Every type knows what .Net type it is linked to so that we can route the paint() callback to the exact class and instance.

The only thing we are missing now is the mirroring of all additional properties and methods.
For this we use the .Net type (that is derived from QmlNetPaintedItem) and extract its metadata just like for normal .Net types. The difference is that we stop at QmlNetPaintedItem (we don’t want to mirror that type, only the custom additions).

On the C++ side we build up the Qt metainformation in a way so that it defines the dynamic part of the type using the information of the additions and then - instead of declaring that the base type is QObject - point the base type to the QQuickPaintedItem representative it belongs to.

All this happens in the meta system so the concrete C++ type is not derived from QmlNetPaintedItem. You can imagine that as a virtual connection.
We can do that because every interaction with such an instance is happening via the meta system where we can route the calls at runtime to the right place.

This way for Qt it looks like the QQuickPaintedItem has a sub class that contains all the additions and therefore you can use the representative just as if you would have created that type in C++. The whole QML.Net infrastucture makes sure that the .Net part and the Qml part are linked correctly.

Result

This approach is much much better from a performance perspective.

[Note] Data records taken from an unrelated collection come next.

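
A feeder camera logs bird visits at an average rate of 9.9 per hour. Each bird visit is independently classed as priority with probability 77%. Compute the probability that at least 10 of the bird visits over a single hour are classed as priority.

0.2378

Thinning: the bird visits that are classed as priority themselves form a Poisson process with rate 0.77 × 9.9 = 7.623 per hour.
So μ = 7.623.
P(N ≥ 10) = 1 − P(N ≤ 9) ≈ 0.2378.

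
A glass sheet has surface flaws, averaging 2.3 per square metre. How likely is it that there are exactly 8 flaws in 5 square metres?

Over the interval, μ = 2.3 × 5 = 11.5 (5 square metres).
P(N = 8) = e^(−μ) μ^8/8! = e^(−11.5) · 11.5^8/40320 ≈ 0.0769.

0.0769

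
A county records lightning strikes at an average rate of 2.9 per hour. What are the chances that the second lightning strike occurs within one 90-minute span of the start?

Over the interval, μ = 2.9 × 1.5 = 4.35 (a 90-minute span = 1.5 hours).
The second arrival falls in the interval iff at least 2 events occur there: P(S_2 ≤ t) = P(N ≥ 2) = 1 − P(N ≤ 1) ≈ 0.9309.

0.9309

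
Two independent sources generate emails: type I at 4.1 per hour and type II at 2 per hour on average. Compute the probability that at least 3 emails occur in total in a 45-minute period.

0.8347

Independent Poisson processes superpose: combined rate λ = 4.1 + 2 = 6.1 per hour.
Over the interval, μ = 6.1 × 0.75 = 4.575 (a 45-minute period = 0.75 hours).
P(N ≥ 3) = 1 − P(N ≤ 2) ≈ 0.8347.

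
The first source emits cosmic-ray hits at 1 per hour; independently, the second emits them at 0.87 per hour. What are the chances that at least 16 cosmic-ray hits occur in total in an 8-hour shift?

Independent Poisson processes superpose: combined rate λ = 1 + 0.87 = 1.87 per hour.
Over the interval, μ = 1.87 × 8 = 14.96 (an 8-hour shift = 8 hours).
P(N ≥ 16) = 1 − P(N ≤ 15) ≈ 0.4278.

0.4278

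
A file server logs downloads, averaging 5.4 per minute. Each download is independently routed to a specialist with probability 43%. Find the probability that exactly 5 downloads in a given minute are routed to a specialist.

Thinning: the downloads that are routed to a specialist themselves form a Poisson process with rate 0.43 × 5.4 = 2.322 per minute.
So μ = 2.322.
P(N = 5) = e^(−2.322) · 2.322^5/5! ≈ 0.0552.

0.0552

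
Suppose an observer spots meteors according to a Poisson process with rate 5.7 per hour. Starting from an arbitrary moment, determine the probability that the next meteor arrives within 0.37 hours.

Inter-arrival times are exponential with rate λ = 5.7 per hour.
P(T ≤ 0.37) = 1 − e^(−λt) = 1 − e^(−5.7 × 0.37) = 1 − e^(−2.109) ≈ 0.8786.

0.8786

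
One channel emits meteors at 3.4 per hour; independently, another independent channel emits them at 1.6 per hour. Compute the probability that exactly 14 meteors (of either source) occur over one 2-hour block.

0.0521

Independent Poisson processes superpose: combined rate λ = 3.4 + 1.6 = 5 per hour.
Over the interval, μ = 5 × 2 = 10 (a 2-hour block = 2 hours).
P(N = 14) = e^(−10) · 10^14/14! ≈ 0.0521.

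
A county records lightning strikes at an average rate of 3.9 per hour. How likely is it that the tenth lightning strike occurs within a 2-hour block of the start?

0.2589

Over the interval, μ = 3.9 × 2 = 7.8 (a 2-hour block = 2 hours).
The tenth arrival falls in the interval iff at least 10 events occur there: P(S_10 ≤ t) = P(N ≥ 10) = 1 − P(N ≤ 9) ≈ 0.2589.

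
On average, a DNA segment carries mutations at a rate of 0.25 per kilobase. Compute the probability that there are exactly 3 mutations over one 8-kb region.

Over the interval, μ = 0.25 × 8 = 2 (an 8-kb region = 8 kilobases).
P(N = 3) = e^(−μ) μ^3/3! = e^(−2) · 2^3/6 ≈ 0.1804.

0.1804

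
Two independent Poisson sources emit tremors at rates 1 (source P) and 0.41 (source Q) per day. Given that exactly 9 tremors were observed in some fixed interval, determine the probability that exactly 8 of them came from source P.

Given the total, each event is independently from source P with probability p = λ_P/(λ_P+λ_Q) = 1/1.41 ≈ 0.7092.
So K ~ Binomial(9, 1/1.41): P(K = 8) = C(9,8) · (1/1.41)^8 · (0.41/1.41)^1 ≈ 0.1675.

0.1675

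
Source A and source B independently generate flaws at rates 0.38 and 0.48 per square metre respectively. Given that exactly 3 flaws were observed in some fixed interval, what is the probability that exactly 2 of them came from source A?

0.3269

Given the total, each event is independently from source A with probability p = λ_A/(λ_A+λ_B) = 0.38/0.86 ≈ 0.4419.
So K ~ Binomial(3, 0.38/0.86): P(K = 2) = C(3,2) · (0.38/0.86)^2 · (0.48/0.86)^1 ≈ 0.3269.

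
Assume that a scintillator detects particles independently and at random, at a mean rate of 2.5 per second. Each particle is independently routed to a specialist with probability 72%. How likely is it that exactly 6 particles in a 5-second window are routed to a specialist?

0.0911

Thinning: the particles that are routed to a specialist themselves form a Poisson process with rate 0.72 × 2.5 = 1.8 per second.
Over the interval, μ = 1.8 × 5 = 9 (a 5-second window = 5 seconds).
P(N = 6) = e^(−9) · 9^6/6! ≈ 0.0911.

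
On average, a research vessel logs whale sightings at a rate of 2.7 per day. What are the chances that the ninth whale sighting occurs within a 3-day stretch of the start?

0.4214

Over the interval, μ = 2.7 × 3 = 8.1 (a 3-day stretch = 3 days).
The ninth arrival falls in the interval iff at least 9 events occur there: P(S_9 ≤ t) = P(N ≥ 9) = 1 − P(N ≤ 8) ≈ 0.4214.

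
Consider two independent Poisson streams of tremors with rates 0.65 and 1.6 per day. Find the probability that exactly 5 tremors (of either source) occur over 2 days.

0.1708

Independent Poisson processes superpose: combined rate λ = 0.65 + 1.6 = 2.25 per day.
Over the interval, μ = 2.25 × 2 = 4.5 (2 days).
P(N = 5) = e^(−4.5) · 4.5^5/5! ≈ 0.1708.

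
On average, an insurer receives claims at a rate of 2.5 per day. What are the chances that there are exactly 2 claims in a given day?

0.2565

With mean μ = 2.5 per day,
P(N = 2) = e^(−μ) μ^2/2! = e^(−2.5) · 2.5^2/2 ≈ 0.2565.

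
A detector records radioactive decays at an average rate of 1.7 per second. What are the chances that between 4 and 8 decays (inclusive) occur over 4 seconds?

Over the interval, μ = 1.7 × 4 = 6.8 (4 seconds).
P(4 ≤ N ≤ 8) = Σ_{j=4}^{8} e^(−6.8) · 6.8^j/j! ≈ 0.6620.

0.6620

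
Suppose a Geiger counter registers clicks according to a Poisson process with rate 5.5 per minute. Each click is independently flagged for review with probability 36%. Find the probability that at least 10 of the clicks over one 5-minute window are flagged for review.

Thinning: the clicks that are flagged for review themselves form a Poisson process with rate 0.36 × 5.5 = 1.98 per minute.
Over the interval, μ = 1.98 × 5 = 9.9 (a 5-minute window = 5 minutes).
P(N ≥ 10) = 1 − P(N ≤ 9) ≈ 0.5295.

0.5295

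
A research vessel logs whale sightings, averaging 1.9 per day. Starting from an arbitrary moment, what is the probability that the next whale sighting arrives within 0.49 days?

0.6058

Inter-arrival times are exponential with rate λ = 1.9 per day.
P(T ≤ 0.49) = 1 − e^(−λt) = 1 − e^(−1.9 × 0.49) = 1 − e^(−0.931) ≈ 0.6058.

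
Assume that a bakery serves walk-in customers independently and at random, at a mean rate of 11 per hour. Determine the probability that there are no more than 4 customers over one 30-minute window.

Over the interval, μ = 11 × 0.5 = 5.5 (a 30-minute window = 0.5 hours).
P(N ≤ 4) = Σ_{j=0}^{4} e^(−μ) μ^j/j! ≈ 0.3575.

0.3575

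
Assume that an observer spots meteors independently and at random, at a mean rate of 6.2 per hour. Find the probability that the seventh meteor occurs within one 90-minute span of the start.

0.8192

Over the interval, μ = 6.2 × 1.5 = 9.3 (a 90-minute span = 1.5 hours).
The seventh arrival falls in the interval iff at least 7 events occur there: P(S_7 ≤ t) = P(N ≥ 7) = 1 − P(N ≤ 6) ≈ 0.8192.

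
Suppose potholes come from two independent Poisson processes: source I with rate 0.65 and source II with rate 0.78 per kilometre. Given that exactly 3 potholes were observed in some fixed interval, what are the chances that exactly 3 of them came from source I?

Given the total, each event is independently from source I with probability p = λ_I/(λ_I+λ_II) = 0.65/1.43 ≈ 0.4545.
So K ~ Binomial(3, 0.65/1.43): P(K = 3) = C(3,3) · (0.65/1.43)^3 · (0.78/1.43)^0 ≈ 0.0939.

0.0939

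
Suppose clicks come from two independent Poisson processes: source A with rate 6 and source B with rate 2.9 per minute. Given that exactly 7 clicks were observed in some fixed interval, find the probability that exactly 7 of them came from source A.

Given the total, each event is independently from source A with probability p = λ_A/(λ_A+λ_B) = 6/8.9 ≈ 0.6742.
So K ~ Binomial(7, 6/8.9): P(K = 7) = C(7,7) · (6/8.9)^7 · (2.9/8.9)^0 ≈ 0.0633.

0.0633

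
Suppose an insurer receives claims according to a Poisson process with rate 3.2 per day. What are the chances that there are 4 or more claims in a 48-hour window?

0.8811

Over the interval, μ = 3.2 × 2 = 6.4 (a 48-hour window = 2 days).
P(N ≥ 4) = 1 − P(N ≤ 3) = 1 − Σ_{j=0}^{3} e^(−μ) μ^j/j! ≈ 0.8811.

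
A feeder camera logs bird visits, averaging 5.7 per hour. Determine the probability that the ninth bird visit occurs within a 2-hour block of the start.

0.8016

Over the interval, μ = 5.7 × 2 = 11.4 (a 2-hour block = 2 hours).
The ninth arrival falls in the interval iff at least 9 events occur there: P(S_9 ≤ t) = P(N ≥ 9) = 1 − P(N ≤ 8) ≈ 0.8016.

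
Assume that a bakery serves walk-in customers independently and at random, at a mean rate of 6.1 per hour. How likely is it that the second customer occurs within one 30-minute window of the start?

Over the interval, μ = 6.1 × 0.5 = 3.05 (a 30-minute window = 0.5 hours).
The second arrival falls in the interval iff at least 2 events occur there: P(S_2 ≤ t) = P(N ≥ 2) = 1 − P(N ≤ 1) ≈ 0.8082.

0.8082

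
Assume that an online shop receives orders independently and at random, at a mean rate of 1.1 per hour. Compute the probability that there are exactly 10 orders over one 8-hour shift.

0.1157

Over the interval, μ = 1.1 × 8 = 8.8 (an 8-hour shift = 8 hours).
P(N = 10) = e^(−μ) μ^10/10! = e^(−8.8) · 8.8^10/3628800 ≈ 0.1157.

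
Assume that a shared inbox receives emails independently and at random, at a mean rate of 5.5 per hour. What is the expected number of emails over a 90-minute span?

E[N] = λt = 5.5 × 1.5 = 8.25 (a 90-minute span = 1.5 hours).

8.25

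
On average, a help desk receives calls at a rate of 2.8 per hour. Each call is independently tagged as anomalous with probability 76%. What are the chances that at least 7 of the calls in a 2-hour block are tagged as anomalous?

Thinning: the calls that are tagged as anomalous themselves form a Poisson process with rate 0.76 × 2.8 = 2.128 per hour.
Over the interval, μ = 2.128 × 2 = 4.256 (a 2-hour block = 2 hours).
P(N ≥ 7) = 1 − P(N ≤ 6) ≈ 0.1390.

0.1390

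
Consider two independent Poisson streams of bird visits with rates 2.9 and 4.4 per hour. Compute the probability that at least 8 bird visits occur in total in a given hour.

0.4459

Independent Poisson processes superpose: combined rate λ = 2.9 + 4.4 = 7.3 per hour.
So μ = 7.3.
P(N ≥ 8) = 1 − P(N ≤ 7) ≈ 0.4459.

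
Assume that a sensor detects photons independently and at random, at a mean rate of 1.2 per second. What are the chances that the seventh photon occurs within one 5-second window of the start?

0.3937

Over the interval, μ = 1.2 × 5 = 6 (a 5-second window = 5 seconds).
The seventh arrival falls in the interval iff at least 7 events occur there: P(S_7 ≤ t) = P(N ≥ 7) = 1 − P(N ≤ 6) ≈ 0.3937.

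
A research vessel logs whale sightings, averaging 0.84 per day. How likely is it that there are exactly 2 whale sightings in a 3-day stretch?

0.2555

Over the interval, μ = 0.84 × 3 = 2.52 (a 3-day stretch = 3 days).
P(N = 2) = e^(−μ) μ^2/2! = e^(−2.52) · 2.52^2/2 ≈ 0.2555.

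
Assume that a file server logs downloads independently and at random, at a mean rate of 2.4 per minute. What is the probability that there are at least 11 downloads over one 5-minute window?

Over the interval, μ = 2.4 × 5 = 12 (a 5-minute window = 5 minutes).
P(N ≥ 11) = 1 − P(N ≤ 10) = 1 − Σ_{j=0}^{10} e^(−μ) μ^j/j! ≈ 0.6528.

0.6528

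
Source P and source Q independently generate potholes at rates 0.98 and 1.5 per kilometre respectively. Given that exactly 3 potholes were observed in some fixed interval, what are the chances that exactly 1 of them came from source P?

Given the total, each event is independently from source P with probability p = λ_P/(λ_P+λ_Q) = 0.98/2.48 ≈ 0.3952.
So K ~ Binomial(3, 0.98/2.48): P(K = 1) = C(3,1) · (0.98/2.48)^1 · (1.5/2.48)^2 ≈ 0.4337.

0.4337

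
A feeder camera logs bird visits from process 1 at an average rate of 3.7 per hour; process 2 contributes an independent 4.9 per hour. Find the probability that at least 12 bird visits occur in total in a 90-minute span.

Independent Poisson processes superpose: combined rate λ = 3.7 + 4.9 = 8.6 per hour.
Over the interval, μ = 8.6 × 1.5 = 12.9 (a 90-minute span = 1.5 hours).
P(N ≥ 12) = 1 − P(N ≤ 11) ≈ 0.6366.

0.6366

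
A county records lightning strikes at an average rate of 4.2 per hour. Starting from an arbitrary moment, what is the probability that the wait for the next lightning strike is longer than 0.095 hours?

0.6710

The wait for the next event is exponential with rate λ = 4.2 per hour.
P(T > 0.095) = e^(−λt) = e^(−4.2 × 0.095) = e^(−0.399) ≈ 0.6710.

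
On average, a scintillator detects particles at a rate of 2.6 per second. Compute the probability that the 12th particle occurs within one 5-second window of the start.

0.6468

Over the interval, μ = 2.6 × 5 = 13 (a 5-second window = 5 seconds).
The 12th arrival falls in the interval iff at least 12 events occur there: P(S_12 ≤ t) = P(N ≥ 12) = 1 − P(N ≤ 11) ≈ 0.6468.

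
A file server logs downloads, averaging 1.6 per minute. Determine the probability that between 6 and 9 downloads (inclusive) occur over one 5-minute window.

Over the interval, μ = 1.6 × 5 = 8 (a 5-minute window = 5 minutes).
P(6 ≤ N ≤ 9) = Σ_{j=6}^{9} e^(−8) · 8^j/j! ≈ 0.5254.

0.5254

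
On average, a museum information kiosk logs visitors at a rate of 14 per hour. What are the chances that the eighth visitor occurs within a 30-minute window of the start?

0.4013

Over the interval, μ = 14 × 0.5 = 7 (a 30-minute window = 0.5 hours).
The eighth arrival falls in the interval iff at least 8 events occur there: P(S_8 ≤ t) = P(N ≥ 8) = 1 − P(N ≤ 7) ≈ 0.4013.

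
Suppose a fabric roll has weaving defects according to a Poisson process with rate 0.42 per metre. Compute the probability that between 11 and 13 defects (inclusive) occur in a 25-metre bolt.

Over the interval, μ = 0.42 × 25 = 10.5 (a 25-metre bolt = 25 metres).
P(11 ≤ N ≤ 13) = Σ_{j=11}^{13} e^(−10.5) · 10.5^j/j! ≈ 0.3046.

0.3046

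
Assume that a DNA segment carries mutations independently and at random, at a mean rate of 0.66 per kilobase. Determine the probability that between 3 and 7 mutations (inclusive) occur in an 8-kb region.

0.7328

Over the interval, μ = 0.66 × 8 = 5.28 (an 8-kb region = 8 kilobases).
P(3 ≤ N ≤ 7) = Σ_{j=3}^{7} e^(−5.28) · 5.28^j/j! ≈ 0.7328.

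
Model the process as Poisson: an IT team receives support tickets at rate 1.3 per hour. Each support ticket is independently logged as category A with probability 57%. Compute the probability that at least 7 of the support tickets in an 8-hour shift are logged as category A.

Thinning: the support tickets that are logged as category A themselves form a Poisson process with rate 0.57 × 1.3 = 0.741 per hour.
Over the interval, μ = 0.741 × 8 = 5.928 (an 8-hour shift = 8 hours).
P(N ≥ 7) = 1 − P(N ≤ 6) ≈ 0.3821.

0.3821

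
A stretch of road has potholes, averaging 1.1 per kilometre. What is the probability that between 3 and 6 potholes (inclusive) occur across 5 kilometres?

0.5977

Over the interval, μ = 1.1 × 5 = 5.5 (5 kilometres).
P(3 ≤ N ≤ 6) = Σ_{j=3}^{6} e^(−5.5) · 5.5^j/j! ≈ 0.5977.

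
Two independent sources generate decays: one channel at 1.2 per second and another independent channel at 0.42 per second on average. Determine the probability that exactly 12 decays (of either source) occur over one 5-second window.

Independent Poisson processes superpose: combined rate λ = 1.2 + 0.42 = 1.62 per second.
Over the interval, μ = 1.62 × 5 = 8.1 (a 5-second window = 5 seconds).
P(N = 12) = e^(−8.1) · 8.1^12/12! ≈ 0.0505.

0.0505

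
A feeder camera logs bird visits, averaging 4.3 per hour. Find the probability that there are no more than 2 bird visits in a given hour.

0.1974

With mean μ = 4.3 per hour,
P(N ≤ 2) = Σ_{j=0}^{2} e^(−μ) μ^j/j! ≈ 0.1974.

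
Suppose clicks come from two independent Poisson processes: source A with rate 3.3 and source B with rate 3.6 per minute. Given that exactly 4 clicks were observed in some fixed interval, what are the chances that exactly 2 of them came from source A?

Given the total, each event is independently from source A with probability p = λ_A/(λ_A+λ_B) = 3.3/6.9 ≈ 0.4783.
So K ~ Binomial(4, 3.3/6.9): P(K = 2) = C(4,2) · (3.3/6.9)^2 · (3.6/6.9)^2 ≈ 0.3736.

0.3736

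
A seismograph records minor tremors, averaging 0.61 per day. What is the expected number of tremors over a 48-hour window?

1.22

E[N] = λt = 0.61 × 2 = 1.22 (a 48-hour window = 2 days).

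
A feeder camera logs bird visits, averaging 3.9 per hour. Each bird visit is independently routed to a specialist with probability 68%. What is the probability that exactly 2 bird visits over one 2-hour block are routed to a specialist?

Thinning: the bird visits that are routed to a specialist themselves form a Poisson process with rate 0.68 × 3.9 = 2.652 per hour.
Over the interval, μ = 2.652 × 2 = 5.304 (a 2-hour block = 2 hours).
P(N = 2) = e^(−5.304) · 5.304^2/2! ≈ 0.0699.

0.0699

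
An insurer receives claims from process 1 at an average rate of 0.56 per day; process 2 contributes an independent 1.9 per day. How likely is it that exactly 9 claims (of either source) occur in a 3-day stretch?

Independent Poisson processes superpose: combined rate λ = 0.56 + 1.9 = 2.46 per day.
Over the interval, μ = 2.46 × 3 = 7.38 (a 3-day stretch = 3 days).
P(N = 9) = e^(−7.38) · 7.38^9/9! ≈ 0.1116.

0.1116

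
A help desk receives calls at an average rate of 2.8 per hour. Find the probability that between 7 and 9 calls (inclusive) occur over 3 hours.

Over the interval, μ = 2.8 × 3 = 8.4 (3 hours).
P(7 ≤ N ≤ 9) = Σ_{j=7}^{9} e^(−8.4) · 8.4^j/j! ≈ 0.3989.

0.3989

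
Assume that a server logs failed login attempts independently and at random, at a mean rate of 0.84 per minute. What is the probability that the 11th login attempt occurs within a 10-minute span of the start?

Over the interval, μ = 0.84 × 10 = 8.4 (a 10-minute span = 10 minutes).
The 11th arrival falls in the interval iff at least 11 events occur there: P(S_11 ≤ t) = P(N ≥ 11) = 1 − P(N ≤ 10) ≈ 0.2257.

0.2257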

Even despite the fact that all the calls to QPainter (so basically every draw command) is a P/Invoke call.

Of course using a different UI technology might reveal a better performance but I’m fine with the result and will continue using .Net and QML.

When I started with that terminal project I never would have expected that much effort and I’m still on my way to have feature parity with the simplest of all terminals (read: the core feature “terminal” works) and did not even start with all the things I want to add and that were the reason for starting this project in the first place.

So expect much more blog food incoming.